Pihak kepolisian menegaskan bahwa aksi pemalakan di wilayah tersebut merupakan fenomena baru. Berdasarkan pendataan petugas, pelaku tidak memiliki domisili tetap di area Pekayon dan baru pertama kali dilaporkan melakukan tindakan tersebut.

"Dia (pelaku) warga luar wilayah. Dan baru sekali terjadi. Saat ini kasusnya masih dalam penyelidikan," kata Suparmin.

Insiden ini bermula saat seorang pria dengan celana pendek dan kantong kresek hitam mendatangi penjaga warteg bernama Tsani Solehatun. Korban sempat memberikan uang sebesar Rp 2.000, namun pelaku menolak dan terus memaksa meminta nominal yang lebih besar.

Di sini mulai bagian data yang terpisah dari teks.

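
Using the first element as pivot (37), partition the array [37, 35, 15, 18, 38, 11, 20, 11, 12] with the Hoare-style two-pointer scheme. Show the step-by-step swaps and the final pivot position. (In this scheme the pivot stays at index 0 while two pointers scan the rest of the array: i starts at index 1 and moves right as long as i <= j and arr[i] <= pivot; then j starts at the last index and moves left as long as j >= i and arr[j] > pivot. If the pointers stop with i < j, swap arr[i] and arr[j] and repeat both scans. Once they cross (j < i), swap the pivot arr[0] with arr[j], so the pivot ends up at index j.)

Hoare-style two-pointer partition with pivot = 37:

Initial array: [37, 35, 15, 18, 38, 11, 20, 11, 12]

Pointers start at i = 1, j = 8.
i stops at index 4 (arr[4]=38 > 37), j stops at index 8 (arr[8]=12 <= 37): swap arr[4] and arr[8], array becomes [37, 35, 15, 18, 12, 11, 20, 11, 38]
i ends at 8, j ends at 7: the pointers have crossed (j < i), so scanning stops.

Swap pivot arr[0] with arr[7] to place pivot at position 7: [11, 35, 15, 18, 12, 11, 20, 37, 38]
Pivot position: 7

After partitioning with pivot 37, the array becomes [11, 35, 15, 18, 12, 11, 20, 37, 38]. The pivot is placed at index 7. All elements to the left of the pivot are <= 37, and all elements to the right are > 37.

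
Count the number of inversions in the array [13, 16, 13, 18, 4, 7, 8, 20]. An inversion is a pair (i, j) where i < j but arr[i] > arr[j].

Finding inversions in [13, 16, 13, 18, 4, 7, 8, 20]:

(0, 4): arr[0]=13 > arr[4]=4
(0, 5): arr[0]=13 > arr[5]=7
(0, 6): arr[0]=13 > arr[6]=8
(1, 2): arr[1]=16 > arr[2]=13
(1, 4): arr[1]=16 > arr[4]=4
(1, 5): arr[1]=16 > arr[5]=7
(1, 6): arr[1]=16 > arr[6]=8
(2, 4): arr[2]=13 > arr[4]=4
(2, 5): arr[2]=13 > arr[5]=7
(2, 6): arr[2]=13 > arr[6]=8
(3, 4): arr[3]=18 > arr[4]=4
(3, 5): arr[3]=18 > arr[5]=7
(3, 6): arr[3]=18 > arr[6]=8

Total inversions: 13

The array has 13 inversion(s): (0,4), (0,5), (0,6), (1,2), (1,4), (1,5), (1,6), (2,4), (2,5), (2,6), (3,4), (3,5), (3,6). Each pair (i,j) satisfies i < j and arr[i] > arr[j].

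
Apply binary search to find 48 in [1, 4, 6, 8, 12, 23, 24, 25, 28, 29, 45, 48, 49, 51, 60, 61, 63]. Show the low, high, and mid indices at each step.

Binary search for 48 in [1, 4, 6, 8, 12, 23, 24, 25, 28, 29, 45, 48, 49, 51, 60, 61, 63]:

lo=0, hi=16, mid=8, arr[mid]=28 -> 28 < 48, search right half
lo=9, hi=16, mid=12, arr[mid]=49 -> 49 > 48, search left half
lo=9, hi=11, mid=10, arr[mid]=45 -> 45 < 48, search right half
lo=11, hi=11, mid=11, arr[mid]=48 -> Found target at index 11!

Binary search finds 48 at index 11 after 4 comparisons. The search repeatedly halves the search space by comparing with the middle element.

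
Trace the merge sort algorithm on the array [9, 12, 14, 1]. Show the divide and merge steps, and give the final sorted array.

Merge sort trace:

Split: [9, 12, 14, 1] -> [9, 12] and [14, 1]
  Split: [9, 12] -> [9] and [12]
  Merge: [9] + [12] -> [9, 12]
  Split: [14, 1] -> [14] and [1]
  Merge: [14] + [1] -> [1, 14]
Merge: [9, 12] + [1, 14] -> [1, 9, 12, 14]

Final sorted array: [1, 9, 12, 14]

The merge sort proceeds by recursively splitting the array and merging sorted halves.
After all merges, the sorted array is [1, 9, 12, 14].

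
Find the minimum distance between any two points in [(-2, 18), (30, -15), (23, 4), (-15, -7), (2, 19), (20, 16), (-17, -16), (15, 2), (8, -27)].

Computing all pairwise distances among 9 points:

d((-2, 18), (30, -15)) = 45.9674
d((-2, 18), (23, 4)) = 28.6531
d((-2, 18), (-15, -7)) = 28.178
d((-2, 18), (2, 19)) = 4.1231 <-- minimum
d((-2, 18), (20, 16)) = 22.0907
d((-2, 18), (-17, -16)) = 37.1618
d((-2, 18), (15, 2)) = 23.3452
d((-2, 18), (8, -27)) = 46.0977
d((30, -15), (23, 4)) = 20.2485
d((30, -15), (-15, -7)) = 45.7056
d((30, -15), (2, 19)) = 44.0454
d((30, -15), (20, 16)) = 32.573
d((30, -15), (-17, -16)) = 47.0106
d((30, -15), (15, 2)) = 22.6716
d((30, -15), (8, -27)) = 25.0599
d((23, 4), (-15, -7)) = 39.5601
d((23, 4), (2, 19)) = 25.807
d((23, 4), (20, 16)) = 12.3693
d((23, 4), (-17, -16)) = 44.7214
d((23, 4), (15, 2)) = 8.2462
d((23, 4), (8, -27)) = 34.4384
d((-15, -7), (2, 19)) = 31.0644
d((-15, -7), (20, 16)) = 41.8808
d((-15, -7), (-17, -16)) = 9.2195
d((-15, -7), (15, 2)) = 31.3209
d((-15, -7), (8, -27)) = 30.4795
d((2, 19), (20, 16)) = 18.2483
d((2, 19), (-17, -16)) = 39.8246
d((2, 19), (15, 2)) = 21.4009
d((2, 19), (8, -27)) = 46.3897
d((20, 16), (-17, -16)) = 48.9183
d((20, 16), (15, 2)) = 14.8661
d((20, 16), (8, -27)) = 44.643
d((-17, -16), (15, 2)) = 36.7151
d((-17, -16), (8, -27)) = 27.313
d((15, 2), (8, -27)) = 29.8329

Closest pair: (-2, 18) and (2, 19) with distance 4.1231

The closest pair is (-2, 18) and (2, 19) with Euclidean distance 4.1231. For 9 points, brute-force pairwise comparison is shown above. For large n, the divide-and-conquer algorithm (sort by x, recurse on halves, check the dividing strip) achieves O(n log n).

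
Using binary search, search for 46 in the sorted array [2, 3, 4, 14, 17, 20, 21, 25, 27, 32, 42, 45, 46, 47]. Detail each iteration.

Binary search for 46 in [2, 3, 4, 14, 17, 20, 21, 25, 27, 32, 42, 45, 46, 47]:

lo=0, hi=13, mid=6, arr[mid]=21 -> 21 < 46, search right half
lo=7, hi=13, mid=10, arr[mid]=42 -> 42 < 46, search right half
lo=11, hi=13, mid=12, arr[mid]=46 -> Found target at index 12!

Binary search finds 46 at index 12 after 3 comparisons. The search repeatedly halves the search space by comparing with the middle element.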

"Bapak kan minta, ya? Saya sudah bilang maaf, Pak. Bapak masih maksa!" ujar Tsani.

Dalam rekaman video yang diunggah akun Instagram @moviestory_raisan, pria tersebut terlihat melontarkan ancaman meskipun korban sudah bersikap kooperatif. Pelaku sempat membandingkan status sosial korban sambil terus mendesak pemberian uang tambahan dengan nada suara tinggi.

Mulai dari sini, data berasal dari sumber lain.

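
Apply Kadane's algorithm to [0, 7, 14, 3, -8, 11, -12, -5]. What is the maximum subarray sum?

Using Kadane's algorithm on [0, 7, 14, 3, -8, 11, -12, -5]:

Scanning through the array:
Position 1 (value 7): max_ending_here = 7, max_so_far = 7
Position 2 (value 14): max_ending_here = 21, max_so_far = 21
Position 3 (value 3): max_ending_here = 24, max_so_far = 24
Position 4 (value -8): max_ending_here = 16, max_so_far = 24
Position 5 (value 11): max_ending_here = 27, max_so_far = 27
Position 6 (value -12): max_ending_here = 15, max_so_far = 27
Position 7 (value -5): max_ending_here = 10, max_so_far = 27

Maximum subarray: [0, 7, 14, 3, -8, 11]
Maximum sum: 27

The maximum subarray is [0, 7, 14, 3, -8, 11] with sum 27. This subarray runs from index 0 to index 5.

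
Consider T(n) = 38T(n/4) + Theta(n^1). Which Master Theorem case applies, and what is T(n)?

Master Theorem for T(n) = 38T(n/4) + O(n^1):

a = 38, b = 4, c = 1
log_b(a) = log_4(38) = 2.6240

Case 1: c = 1 < log_4(38) = 2.6240
T(n) = O(n^(log_4 38))

For T(n) = 38T(n/4) + O(n^1): log_4(38) = 2.6240. This is Case 1 of the Master Theorem (c < log_b(a), work dominated by leaves), giving O(n^(log_4 38)).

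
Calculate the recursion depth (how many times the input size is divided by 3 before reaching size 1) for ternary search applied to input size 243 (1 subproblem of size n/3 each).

For divide and conquer with division factor 3:

Problem sizes at each level:
Level 0: 243
Level 1: 81
Level 2: 27
Level 3: 9
Level 4: 3
Level 5: 1

The root is level 0 and the size-1 base case is level 5 (the tree spans levels 0 through 5, i.e. 6 levels counting the root), so the depth is the number of divisions: log_3(243) = 5

The recursion tree depth is log_3(243) = 5. At each level, the problem size is divided by 3, so it takes 5 divisions to reduce to a base case of size 1. The algorithm makes 1 recursive call at each level.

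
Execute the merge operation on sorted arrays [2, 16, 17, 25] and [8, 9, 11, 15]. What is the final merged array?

Merging process:

Compare 2 vs 8: take 2 from left. Merged: [2]
Compare 16 vs 8: take 8 from right. Merged: [2, 8]
Compare 16 vs 9: take 9 from right. Merged: [2, 8, 9]
Compare 16 vs 11: take 11 from right. Merged: [2, 8, 9, 11]
Compare 16 vs 15: take 15 from right. Merged: [2, 8, 9, 11, 15]
Append remaining from left: [16, 17, 25]. Merged: [2, 8, 9, 11, 15, 16, 17, 25]

Final merged array: [2, 8, 9, 11, 15, 16, 17, 25]
Total comparisons: 5

The merged array is [2, 8, 9, 11, 15, 16, 17, 25], requiring 5 comparisons. The merge step runs in O(n) time where n is the total number of elements.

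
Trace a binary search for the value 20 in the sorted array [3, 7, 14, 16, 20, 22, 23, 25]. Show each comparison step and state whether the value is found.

Binary search for 20 in [3, 7, 14, 16, 20, 22, 23, 25]:

lo=0, hi=7, mid=3, arr[mid]=16 -> 16 < 20, search right half
lo=4, hi=7, mid=5, arr[mid]=22 -> 22 > 20, search left half
lo=4, hi=4, mid=4, arr[mid]=20 -> Found target at index 4!

Binary search finds 20 at index 4 after 3 comparisons. The search repeatedly halves the search space by comparing with the middle element.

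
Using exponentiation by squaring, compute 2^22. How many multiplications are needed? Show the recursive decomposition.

Computing 2^22 by squaring (build up from 2^1; each line after the first costs one multiplication):

2^1 = 2
2^2 = (2^1)^2 = 2^2 = 4
2^4 = (2^2)^2 = 4^2 = 16
2^5 = 2 * 2^4 = 2 * 16 = 32
2^10 = (2^5)^2 = 32^2 = 1024
2^11 = 2 * 2^10 = 2 * 1024 = 2048
2^22 = (2^11)^2 = 2048^2 = 4194304

Result: 4194304
Multiplications needed: 6 (6 lines after 2^1)

2^22 = 4194304. Using exponentiation by squaring, this requires 6 multiplications. The key idea: if the exponent is even, square the half-power; if odd, multiply by the base once.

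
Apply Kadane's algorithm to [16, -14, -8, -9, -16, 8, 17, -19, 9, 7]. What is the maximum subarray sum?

Using Kadane's algorithm on [16, -14, -8, -9, -16, 8, 17, -19, 9, 7]:

Scanning through the array:
Position 1 (value -14): max_ending_here = 2, max_so_far = 16
Position 2 (value -8): max_ending_here = -6, max_so_far = 16
Position 3 (value -9): max_ending_here = -9, max_so_far = 16
Position 4 (value -16): max_ending_here = -16, max_so_far = 16
Position 5 (value 8): max_ending_here = 8, max_so_far = 16
Position 6 (value 17): max_ending_here = 25, max_so_far = 25
Position 7 (value -19): max_ending_here = 6, max_so_far = 25
Position 8 (value 9): max_ending_here = 15, max_so_far = 25
Position 9 (value 7): max_ending_here = 22, max_so_far = 25

Maximum subarray: [8, 17]
Maximum sum: 25

The maximum subarray is [8, 17] with sum 25. This subarray runs from index 5 to index 6.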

"Dua kali ya saya bilang. Anda orang kaya, seenaknya ya mulut Anda! Jangan sok pamer mulut Anda! Tangan saya di atas lho, Bu! Kalau maksa, enggak permisi saya. Saya hargain Anda perempuan, saya hargain Anda manusia. Jaga mulut Anda! Enggak tahukah mulutmu adalah harimaumu?" ucap pria tersebut.

Komisaris Suparmin menegaskan bahwa langkah kepolisian saat ini difokuskan pada pengumpulan fakta di tempat kejadian perkara. Petugas telah mengonfirmasi kebenaran peristiwa tersebut kepada pihak warteg yang menjadi korban intimidasi.

"Anggota telah melaksanakan pengecekan laporan yang viral di media sosial tentang adanya orang tidak dikenal yang meminta uang di warteg," ujar Suparmin.